During the Naxalite movement and the Punjab rebellion, the Indian state was on the side of Indian nationalism. This is why it prevailed. The great mistake made by George Bush in Iraq and Vladimir Putin in Chechnya is that they may have gifted nationalism to fundamentalists and suicide-missionaries. Iraq’s nationalist aspirations go back to before World War I, when small but significant groups sought independence from the Ottoman caliph. This exploded into an insurrection when the British continued their occupation after the end of the war.

Oil and nationalism are synonymous in the region, and one reason for Saddam Hussein’s initial popularity was his successful, even brilliant, nationalization of Iraqi oil. It is entirely logical that the sabotage of oil supplies is on the top of the agenda of the forces fighting the American presence in Iraq.

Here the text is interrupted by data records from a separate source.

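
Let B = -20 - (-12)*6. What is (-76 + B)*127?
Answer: -3048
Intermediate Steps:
B = 52 (B = -20 - 1*(-72) = -20 + 72 = 52)
(-76 + B)*127 = (-76 + 52)*127 = -24*127 = -3048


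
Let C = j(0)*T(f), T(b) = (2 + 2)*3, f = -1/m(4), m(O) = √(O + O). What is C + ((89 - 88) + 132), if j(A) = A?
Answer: 133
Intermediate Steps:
m(O) = √2*√O (m(O) = √(2*O) = √2*√O)
f = -√2/4 (f = -1/(√2*√4) = -1/(√2*2) = -1/(2*√2) = -√2/4 ≈ -0.35355)
T(b) = 12 (T(b) = 4*3 = 12)
C = 0 (C = 0*12 = 0)
C + ((89 - 88) + 132) = 0 + ((89 - 88) + 132) = 0 + (1 + 132) = 0 + 133 = 133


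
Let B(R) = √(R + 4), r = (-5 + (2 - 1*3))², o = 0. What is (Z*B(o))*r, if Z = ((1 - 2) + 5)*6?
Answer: 1728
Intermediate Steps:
r = 36 (r = (-5 + (2 - 3))² = (-5 - 1)² = (-6)² = 36)
Z = 24 (Z = (-1 + 5)*6 = 4*6 = 24)
B(R) = √(4 + R)
(Z*B(o))*r = (24*√(4 + 0))*36 = (24*√4)*36 = (24*2)*36 = 48*36 = 1728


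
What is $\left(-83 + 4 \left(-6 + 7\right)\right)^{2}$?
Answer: $6241$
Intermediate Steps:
$\left(-83 + 4 \left(-6 + 7\right)\right)^{2} = \left(-83 + 4 \cdot 1\right)^{2} = \left(-83 + 4\right)^{2} = \left(-79\right)^{2} = 6241$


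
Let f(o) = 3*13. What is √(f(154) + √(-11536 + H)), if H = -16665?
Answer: √(39 + I*√28201) ≈ 10.281 + 8.167*I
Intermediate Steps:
f(o) = 39
√(f(154) + √(-11536 + H)) = √(39 + √(-11536 - 16665)) = √(39 + √(-28201)) = √(39 + I*√28201)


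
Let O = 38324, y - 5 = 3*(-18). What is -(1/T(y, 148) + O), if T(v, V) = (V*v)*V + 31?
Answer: -41131807859/1073265 ≈ -38324.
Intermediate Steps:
y = -49 (y = 5 + 3*(-18) = 5 - 54 = -49)
T(v, V) = 31 + v*V² (T(v, V) = v*V² + 31 = 31 + v*V²)
-(1/T(y, 148) + O) = -(1/(31 - 49*148²) + 38324) = -(1/(31 - 49*21904) + 38324) = -(1/(31 - 1073296) + 38324) = -(1/(-1073265) + 38324) = -(-1/1073265 + 38324) = -1*41131807859/1073265 = -41131807859/1073265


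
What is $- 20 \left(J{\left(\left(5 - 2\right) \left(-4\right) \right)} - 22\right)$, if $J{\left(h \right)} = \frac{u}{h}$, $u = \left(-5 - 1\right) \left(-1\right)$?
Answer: $450$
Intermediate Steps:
$u = 6$ ($u = \left(-6\right) \left(-1\right) = 6$)
$J{\left(h \right)} = \frac{6}{h}$
$- 20 \left(J{\left(\left(5 - 2\right) \left(-4\right) \right)} - 22\right) = - 20 \left(\frac{6}{\left(5 - 2\right) \left(-4\right)} - 22\right) = - 20 \left(\frac{6}{3 \left(-4\right)} - 22\right) = - 20 \left(\frac{6}{-12} - 22\right) = - 20 \left(6 \left(- \frac{1}{12}\right) - 22\right) = - 20 \left(- \frac{1}{2} - 22\right) = \left(-20\right) \left(- \frac{45}{2}\right) = 450$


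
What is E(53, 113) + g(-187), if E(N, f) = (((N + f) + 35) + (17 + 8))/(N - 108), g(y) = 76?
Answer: 3954/55 ≈ 71.891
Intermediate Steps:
E(N, f) = (60 + N + f)/(-108 + N) (E(N, f) = ((35 + N + f) + 25)/(-108 + N) = (60 + N + f)/(-108 + N))
E(53, 113) + g(-187) = (60 + 53 + 113)/(-108 + 53) + 76 = 226/(-55) + 76 = -1/55*226 + 76 = -226/55 + 76 = 3954/55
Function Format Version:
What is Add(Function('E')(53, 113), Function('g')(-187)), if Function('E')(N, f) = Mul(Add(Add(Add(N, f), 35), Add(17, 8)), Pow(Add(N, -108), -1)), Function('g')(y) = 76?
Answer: Rational(3954, 55) ≈ 71.891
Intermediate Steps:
Function('E')(N, f) = Mul(Pow(Add(-108, N), -1), Add(60, N, f)) (Function('E')(N, f) = Mul(Add(Add(35, N, f), 25), Pow(Add(-108, N), -1)) = Mul(Add(60, N, f), Pow(Add(-108, N), -1)) = Mul(Pow(Add(-108, N), -1), Add(60, N, f)))
Add(Function('E')(53, 113), Function('g')(-187)) = Add(Mul(Pow(Add(-108, 53), -1), Add(60, 53, 113)), 76) = Add(Mul(Pow(-55, -1), 226), 76) = Add(Mul(Rational(-1, 55), 226), 76) = Add(Rational(-226, 55), 76) = Rational(3954, 55)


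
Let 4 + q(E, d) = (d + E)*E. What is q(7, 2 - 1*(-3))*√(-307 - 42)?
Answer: 80*I*√349 ≈ 1494.5*I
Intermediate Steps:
q(E, d) = -4 + E*(E + d) (q(E, d) = -4 + (d + E)*E = -4 + (E + d)*E = -4 + E*(E + d))
q(7, 2 - 1*(-3))*√(-307 - 42) = (-4 + 7² + 7*(2 - 1*(-3)))*√(-307 - 42) = (-4 + 49 + 7*(2 + 3))*√(-349) = (-4 + 49 + 7*5)*(I*√349) = (-4 + 49 + 35)*(I*√349) = 80*(I*√349) = 80*I*√349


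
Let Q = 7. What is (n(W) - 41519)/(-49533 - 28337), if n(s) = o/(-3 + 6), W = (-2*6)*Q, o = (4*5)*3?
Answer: 41499/77870 ≈ 0.53293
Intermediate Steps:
o = 60 (o = 20*3 = 60)
W = -84 (W = -2*6*7 = -12*7 = -84)
n(s) = 20 (n(s) = 60/(-3 + 6) = 60/3 = 60*(⅓) = 20)
(n(W) - 41519)/(-49533 - 28337) = (20 - 41519)/(-49533 - 28337) = -41499/(-77870) = -41499*(-1/77870) = 41499/77870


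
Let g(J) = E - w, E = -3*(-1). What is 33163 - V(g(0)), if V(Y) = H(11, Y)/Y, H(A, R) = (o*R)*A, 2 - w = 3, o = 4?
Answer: 33119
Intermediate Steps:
E = 3
w = -1 (w = 2 - 1*3 = 2 - 3 = -1)
H(A, R) = 4*A*R (H(A, R) = (4*R)*A = 4*A*R)
g(J) = 4 (g(J) = 3 - 1*(-1) = 3 + 1 = 4)
V(Y) = 44 (V(Y) = (4*11*Y)/Y = (44*Y)/Y = 44)
33163 - V(g(0)) = 33163 - 1*44 = 33163 - 44 = 33119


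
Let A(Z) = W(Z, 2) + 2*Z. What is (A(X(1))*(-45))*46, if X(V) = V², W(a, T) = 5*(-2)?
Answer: 16560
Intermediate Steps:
W(a, T) = -10
A(Z) = -10 + 2*Z
(A(X(1))*(-45))*46 = ((-10 + 2*1²)*(-45))*46 = ((-10 + 2*1)*(-45))*46 = ((-10 + 2)*(-45))*46 = -8*(-45)*46 = 360*46 = 16560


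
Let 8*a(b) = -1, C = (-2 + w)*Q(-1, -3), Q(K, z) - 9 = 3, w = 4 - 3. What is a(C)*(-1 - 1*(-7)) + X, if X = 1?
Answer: 1/4 ≈ 0.25000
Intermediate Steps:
w = 1
Q(K, z) = 12 (Q(K, z) = 9 + 3 = 12)
C = -12 (C = (-2 + 1)*12 = -1*12 = -12)
a(b) = -1/8 (a(b) = (1/8)*(-1) = -1/8)
a(C)*(-1 - 1*(-7)) + X = -(-1 - 1*(-7))/8 + 1 = -(-1 + 7)/8 + 1 = -1/8*6 + 1 = -3/4 + 1 = 1/4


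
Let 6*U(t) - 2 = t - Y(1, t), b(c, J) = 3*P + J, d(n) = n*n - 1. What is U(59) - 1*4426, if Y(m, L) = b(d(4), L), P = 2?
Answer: -13280/3 ≈ -4426.7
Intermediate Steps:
d(n) = -1 + n² (d(n) = n² - 1 = -1 + n²)
b(c, J) = 6 + J (b(c, J) = 3*2 + J = 6 + J)
Y(m, L) = 6 + L
U(t) = -⅔ (U(t) = ⅓ + (t - (6 + t))/6 = ⅓ + (t + (-6 - t))/6 = ⅓ + (⅙)*(-6) = ⅓ - 1 = -⅔)
U(59) - 1*4426 = -⅔ - 1*4426 = -⅔ - 4426 = -13280/3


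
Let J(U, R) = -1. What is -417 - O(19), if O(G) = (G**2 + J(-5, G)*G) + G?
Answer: -778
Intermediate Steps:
O(G) = G**2 (O(G) = (G**2 - G) + G = G**2)
-417 - O(19) = -417 - 1*19**2 = -417 - 1*361 = -417 - 361 = -778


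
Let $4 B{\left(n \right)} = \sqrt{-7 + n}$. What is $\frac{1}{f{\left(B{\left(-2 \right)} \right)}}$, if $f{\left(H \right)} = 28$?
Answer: $\frac{1}{28} \approx 0.035714$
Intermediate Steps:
$B{\left(n \right)} = \frac{\sqrt{-7 + n}}{4}$
$\frac{1}{f{\left(B{\left(-2 \right)} \right)}} = \frac{1}{28}$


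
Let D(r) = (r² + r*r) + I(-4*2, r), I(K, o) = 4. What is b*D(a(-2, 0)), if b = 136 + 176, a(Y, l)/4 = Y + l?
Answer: 41184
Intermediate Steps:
a(Y, l) = 4*Y + 4*l (a(Y, l) = 4*(Y + l) = 4*Y + 4*l)
D(r) = 4 + 2*r² (D(r) = (r² + r*r) + 4 = (r² + r²) + 4 = 2*r² + 4 = 4 + 2*r²)
b = 312
b*D(a(-2, 0)) = 312*(4 + 2*(4*(-2) + 4*0)²) = 312*(4 + 2*(-8 + 0)²) = 312*(4 + 2*(-8)²) = 312*(4 + 2*64) = 312*(4 + 128) = 312*132 = 41184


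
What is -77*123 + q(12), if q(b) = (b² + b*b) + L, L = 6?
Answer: -9177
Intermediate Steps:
q(b) = 6 + 2*b² (q(b) = (b² + b*b) + 6 = (b² + b²) + 6 = 2*b² + 6 = 6 + 2*b²)
-77*123 + q(12) = -77*123 + (6 + 2*12²) = -9471 + (6 + 2*144) = -9471 + (6 + 288) = -9471 + 294 = -9177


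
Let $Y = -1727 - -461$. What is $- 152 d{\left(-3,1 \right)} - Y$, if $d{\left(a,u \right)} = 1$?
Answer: $1114$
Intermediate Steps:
$Y = -1266$ ($Y = -1727 + 461 = -1266$)
$- 152 d{\left(-3,1 \right)} - Y = \left(-152\right) 1 - -1266 = -152 + 1266 = 1114$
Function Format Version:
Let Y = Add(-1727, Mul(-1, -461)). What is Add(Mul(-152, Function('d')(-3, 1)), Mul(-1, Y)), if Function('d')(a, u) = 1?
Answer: 1114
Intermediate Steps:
Y = -1266 (Y = Add(-1727, 461) = -1266)
Add(Mul(-152, Function('d')(-3, 1)), Mul(-1, Y)) = Add(Mul(-152, 1), Mul(-1, -1266)) = Add(-152, 1266) = 1114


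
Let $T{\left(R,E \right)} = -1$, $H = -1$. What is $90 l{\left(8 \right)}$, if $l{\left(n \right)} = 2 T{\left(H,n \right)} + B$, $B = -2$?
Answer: $-360$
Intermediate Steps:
$l{\left(n \right)} = -4$ ($l{\left(n \right)} = 2 \left(-1\right) - 2 = -2 - 2 = -4$)
$90 l{\left(8 \right)} = 90 \left(-4\right) = -360$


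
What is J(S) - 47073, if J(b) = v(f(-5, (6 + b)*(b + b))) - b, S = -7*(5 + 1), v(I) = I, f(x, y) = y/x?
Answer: -238179/5 ≈ -47636.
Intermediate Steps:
S = -42 (S = -7*6 = -42)
J(b) = -b - 2*b*(6 + b)/5 (J(b) = ((6 + b)*(b + b))/(-5) - b = ((6 + b)*(2*b))*(-⅕) - b = (2*b*(6 + b))*(-⅕) - b = -2*b*(6 + b)/5 - b = -b - 2*b*(6 + b)/5)
J(S) - 47073 = (⅕)*(-42)*(-17 - 2*(-42)) - 47073 = (⅕)*(-42)*(-17 + 84) - 47073 = (⅕)*(-42)*67 - 47073 = -2814/5 - 47073 = -238179/5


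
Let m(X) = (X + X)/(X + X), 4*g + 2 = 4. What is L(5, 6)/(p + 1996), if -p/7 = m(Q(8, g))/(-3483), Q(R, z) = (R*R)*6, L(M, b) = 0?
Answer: 0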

In the Caucasus, nationalism has inspired war for nearly two hundred years. The Chechens resisted czarists in 1818 and the Bolsheviks in 1917. Just as certain army officers in Iraq tried to use the Germans to get rid of the British in World War II; just as an Indian called Subhas Bose took the help of the Germans and the Japanese to march against the British in World War II; the Chechens took the help of the Germans against the Russians in 1942. Stalin’s response after victory was not gentle. When the Soviet Union collapsed in 1991, the Chechens again demanded independence. Boris Yeltsin’s response would have pleased Stalin.

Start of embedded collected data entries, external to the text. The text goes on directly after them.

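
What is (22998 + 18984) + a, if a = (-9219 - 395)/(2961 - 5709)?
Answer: 57688075/1374 ≈ 41986.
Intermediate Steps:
a = 4807/1374 (a = -9614/(-2748) = -9614*(-1/2748) = 4807/1374 ≈ 3.4985)
(22998 + 18984) + a = (22998 + 18984) + 4807/1374 = 41982 + 4807/1374 = 57688075/1374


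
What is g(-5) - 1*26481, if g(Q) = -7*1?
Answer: -26488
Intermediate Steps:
g(Q) = -7
g(-5) - 1*26481 = -7 - 1*26481 = -7 - 26481 = -26488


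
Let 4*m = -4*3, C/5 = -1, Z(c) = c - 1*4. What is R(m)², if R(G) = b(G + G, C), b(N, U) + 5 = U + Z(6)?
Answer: 64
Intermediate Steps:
Z(c) = -4 + c (Z(c) = c - 4 = -4 + c)
C = -5 (C = 5*(-1) = -5)
m = -3 (m = (-4*3)/4 = (¼)*(-12) = -3)
b(N, U) = -3 + U (b(N, U) = -5 + (U + (-4 + 6)) = -5 + (U + 2) = -5 + (2 + U) = -3 + U)
R(G) = -8 (R(G) = -3 - 5 = -8)
R(m)² = (-8)² = 64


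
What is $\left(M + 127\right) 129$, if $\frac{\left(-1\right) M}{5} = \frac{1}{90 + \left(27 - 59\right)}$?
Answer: $\frac{949569}{58} \approx 16372.0$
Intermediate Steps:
$M = - \frac{5}{58}$ ($M = - \frac{5}{90 + \left(27 - 59\right)} = - \frac{5}{90 - 32} = - \frac{5}{58} \approx -0.086207$)
$\left(M + 127\right) 129 = \left(- \frac{5}{58} + 127\right) 129 = \frac{7361}{58} \cdot 129 = \frac{949569}{58}$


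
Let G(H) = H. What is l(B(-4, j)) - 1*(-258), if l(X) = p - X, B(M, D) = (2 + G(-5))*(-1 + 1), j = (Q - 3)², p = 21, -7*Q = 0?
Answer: 279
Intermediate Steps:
Q = 0 (Q = -⅐*0 = 0)
j = 9 (j = (0 - 3)² = (-3)² = 9)
B(M, D) = 0 (B(M, D) = (2 - 5)*(-1 + 1) = -3*0 = 0)
l(X) = 21 - X
l(B(-4, j)) - 1*(-258) = (21 - 1*0) - 1*(-258) = (21 + 0) + 258 = 21 + 258 = 279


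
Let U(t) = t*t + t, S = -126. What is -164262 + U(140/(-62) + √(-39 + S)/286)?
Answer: -1173795309087/7145996 - 109*I*√165/8866 ≈ -1.6426e+5 - 0.15792*I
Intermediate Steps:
U(t) = t + t² (U(t) = t² + t = t + t²)
-164262 + U(140/(-62) + √(-39 + S)/286) = -164262 + (140/(-62) + √(-39 - 126)/286)*(1 + (140/(-62) + √(-39 - 126)/286)) = -164262 + (140*(-1/62) + √(-165)*(1/286))*(1 + (140*(-1/62) + √(-165)*(1/286))) = -164262 + (-70/31 + (I*√165)*(1/286))*(1 + (-70/31 + (I*√165)*(1/286))) = -164262 + (-70/31 + I*√165/286)*(1 + (-70/31 + I*√165/286)) = -164262 + (-70/31 + I*√165/286)*(-39/31 + I*√165/286)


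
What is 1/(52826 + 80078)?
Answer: 1/132904 ≈ 7.5242e-6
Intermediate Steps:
1/(52826 + 80078) = 1/132904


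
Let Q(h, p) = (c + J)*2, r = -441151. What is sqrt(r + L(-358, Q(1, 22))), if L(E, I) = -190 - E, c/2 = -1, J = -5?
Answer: I*sqrt(440983) ≈ 664.07*I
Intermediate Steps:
c = -2 (c = 2*(-1) = -2)
Q(h, p) = -14 (Q(h, p) = (-2 - 5)*2 = -7*2 = -14)
sqrt(r + L(-358, Q(1, 22))) = sqrt(-441151 + (-190 - 1*(-358))) = sqrt(-441151 + (-190 + 358)) = sqrt(-441151 + 168) = sqrt(-440983) = I*sqrt(440983)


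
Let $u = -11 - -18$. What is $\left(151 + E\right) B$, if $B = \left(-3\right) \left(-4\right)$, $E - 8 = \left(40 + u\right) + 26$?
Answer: $2784$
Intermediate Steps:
$u = 7$ ($u = -11 + 18 = 7$)
$E = 81$ ($E = 8 + \left(\left(40 + 7\right) + 26\right) = 8 + \left(47 + 26\right) = 8 + 73 = 81$)
$B = 12$
$\left(151 + E\right) B = \left(151 + 81\right) 12 = 232 \cdot 12 = 2784$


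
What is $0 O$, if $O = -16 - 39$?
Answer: $0$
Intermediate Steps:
$O = -55$
$0 O = 0 \left(-55\right) = 0$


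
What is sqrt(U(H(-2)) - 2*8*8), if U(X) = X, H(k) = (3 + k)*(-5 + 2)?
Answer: I*sqrt(131) ≈ 11.446*I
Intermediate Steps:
H(k) = -9 - 3*k (H(k) = (3 + k)*(-3) = -9 - 3*k)
sqrt(U(H(-2)) - 2*8*8) = sqrt((-9 - 3*(-2)) - 2*8*8) = sqrt((-9 + 6) - 16*8) = sqrt(-3 - 128) = sqrt(-131) = I*sqrt(131)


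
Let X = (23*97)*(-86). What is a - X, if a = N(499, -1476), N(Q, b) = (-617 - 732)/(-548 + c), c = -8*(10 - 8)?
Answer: 108213773/564 ≈ 1.9187e+5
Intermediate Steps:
c = -16 (c = -8*2 = -16)
X = -191866 (X = 2231*(-86) = -191866)
N(Q, b) = 1349/564 (N(Q, b) = (-617 - 732)/(-548 - 16) = -1349/(-564) = -1349*(-1/564) = 1349/564)
a = 1349/564 ≈ 2.3918
a - X = 1349/564 - 1*(-191866) = 1349/564 + 191866 = 108213773/564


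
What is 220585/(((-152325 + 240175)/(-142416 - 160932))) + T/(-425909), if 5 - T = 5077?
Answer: -2849928229381402/3741610565 ≈ -7.6169e+5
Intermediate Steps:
T = -5072 (T = 5 - 1*5077 = 5 - 5077 = -5072)
220585/(((-152325 + 240175)/(-142416 - 160932))) + T/(-425909) = 220585/(((-152325 + 240175)/(-142416 - 160932))) - 5072/(-425909) = 220585/((87850/(-303348))) - 5072*(-1/425909) = 220585/((87850*(-1/303348))) + 5072/425909 = 220585/(-43925/151674) + 5072/425909 = 220585*(-151674/43925) + 5072/425909 = -6691401858/8785 + 5072/425909 = -2849928229381402/3741610565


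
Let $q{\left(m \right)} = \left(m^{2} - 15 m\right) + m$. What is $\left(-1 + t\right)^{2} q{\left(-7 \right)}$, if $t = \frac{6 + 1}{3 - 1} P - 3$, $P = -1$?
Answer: $\frac{33075}{4} \approx 8268.8$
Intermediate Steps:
$q{\left(m \right)} = m^{2} - 14 m$
$t = - \frac{13}{2}$ ($t = \frac{6 + 1}{3 - 1} \left(-1\right) - 3 = \frac{7}{2} \left(-1\right) - 3 = - \frac{7}{2} - 3 = - \frac{13}{2} \approx -6.5$)
$\left(-1 + t\right)^{2} q{\left(-7 \right)} = \left(-1 - \frac{13}{2}\right)^{2} \left(- 7 \left(-14 - 7\right)\right) = \left(- \frac{15}{2}\right)^{2} \left(\left(-7\right) \left(-21\right)\right) = \frac{225}{4} \cdot 147 = \frac{33075}{4}$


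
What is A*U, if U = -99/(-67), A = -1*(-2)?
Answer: 198/67 ≈ 2.9552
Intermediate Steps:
A = 2
U = 99/67 (U = -99*(-1/67) = 99/67 ≈ 1.4776)
A*U = 2*(99/67) = 198/67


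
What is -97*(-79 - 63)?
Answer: 13774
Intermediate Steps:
-97*(-79 - 63) = -97*(-142) = 13774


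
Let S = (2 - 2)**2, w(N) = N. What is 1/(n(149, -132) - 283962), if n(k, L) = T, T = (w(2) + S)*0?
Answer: -1/283962 ≈ -3.5216e-6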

Nothing is irreversible, and I thought I glimpsed the first sign of honest uncertainty in Bush’s statement. Recognition of the truth is halfway to solving the problem. The need in both Iraq and Chechnya is surely to wrench nationalism back from those who believe that their salvation lies in making schoolchildren hostage. Perhaps Bush does mean what he says when he wants democracy in Iraq. But the fundamental principle of democracy is to let power go where it may. If the popular will is with those you do not like, then popular will must prevail over your preferences. A stooge government invites more ridicule than an occupying authority. It is also an invitation to violence. If you want to see how power can change character consider the remarkable case of Abdul Rasul Sayyaf, once famed as warlord and fundamentalist, and mentor of Khalid Shaikh Mohammed, the brains behind Sept. 11, 2002. So where is Sayyaf as we head toward Sept. 11, 2004? Being courted by America’s favorite Afghan, Hamid Karzai, for support in the coming elections in Afghanistan, and one of the key players in the Kabul establishment. Yesterday’s fundamentalist is today’s American ally, despite Sept.11. This is a welcome development. I know at least one former Naxalite who became a minister in Delhi. That is the way challenge is absorbed by a sensible political system. By creating space for today’s adversaries in Iraq and Chechnya Bush and Putin could make them tomorrow’s friends. Bullets have only limited power, for death is never a good substitute for life.